Ouf
L'obscénité diplomatique est lente, mais elle a du bon puisqu'elle limite les dégâts et les morts, après avoir compté et recompté ses billes. De ce point de vue, le titre qui dit tout est celui d'un journal économique : « Le cessez-le-feu au Liban calme l'or noir ». Sachez donc que « les marchés ont soufflé », que le prix du baril de pétrole a baissé, qu'on est revenu à une déraison normale. « À la fin de l'Histoire, a dit quelque part Hegel, la mort vivra une vie humaine. » C'est fait, c'est arrivé, c'est bouclé. L'embêtant, avec la fin de l'Histoire, c'est qu'elle ressemble à la mort de Dieu : ça n'en finit pas de finir, ça n'en finit pas de mourir. Le parti de Dieu est celui de la mort, il a de beaux jours devant lui, c'est de l'or noirci en série.
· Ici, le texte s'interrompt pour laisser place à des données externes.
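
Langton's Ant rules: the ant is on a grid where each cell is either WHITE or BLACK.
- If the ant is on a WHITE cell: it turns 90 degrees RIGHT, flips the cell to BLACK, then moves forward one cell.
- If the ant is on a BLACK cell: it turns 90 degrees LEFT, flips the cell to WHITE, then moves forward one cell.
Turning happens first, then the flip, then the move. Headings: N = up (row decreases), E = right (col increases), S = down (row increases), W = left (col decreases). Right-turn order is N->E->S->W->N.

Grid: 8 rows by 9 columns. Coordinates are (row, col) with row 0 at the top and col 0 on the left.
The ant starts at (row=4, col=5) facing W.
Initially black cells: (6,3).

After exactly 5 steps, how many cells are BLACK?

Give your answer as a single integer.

Step 1: on WHITE (4,5): turn R to N, flip to black, move to (3,5). |black|=2
Step 2: on WHITE (3,5): turn R to E, flip to black, move to (3,6). |black|=3
Step 3: on WHITE (3,6): turn R to S, flip to black, move to (4,6). |black|=4
Step 4: on WHITE (4,6): turn R to W, flip to black, move to (4,5). |black|=5
Step 5: on BLACK (4,5): turn L to S, flip to white, move to (5,5). |black|=4

Answer: 4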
Là-dessus, beaucoup de discours et de bonnes paroles, mais qui ne passent plus, dirait-on, qui se répètent sans conviction, qui s'enlisent. Les acteurs manquent de style : Bush, de plus en plus bodybuildé, continue à rouler les mécaniques ; le pâle Olmert a l'air d'un expert-comptable d'un magasin beaucoup trop grand pour lui (avec, en prime, un chef d'état-major en délit d'initié, vendant toutes ses actions juste avant la crise) ; Blair, surnommé « le caniche » par les Britanniques, remue gentiment la queue ; « Condi » Rice, seul miracle, s'anime soudain et glisse une œillade d'enfer et même un bisou frôleur au pharmacien de charme Douste-Blazy, notre Latin lover. Le Premier ministre libanais essuie une larme de crocodile devant les momies de la Ligue arabe, et l'assassin rose et replet à la barbe fleurie, Nasrallah, joue la star islamo-sociale. Vous enchaînez sur les décombres et les cadavres déjà oubliés, puisqu'on va nettoyer, tamponner, reconstruire jusqu'au prochain spasme. La mort vit une vie humaine, mais il ne faut pas le dire, ça pourrait freiner les marchés. Et tant pis pour les jeunes soldats tués, courtes vies fauchées, comme d'habitude.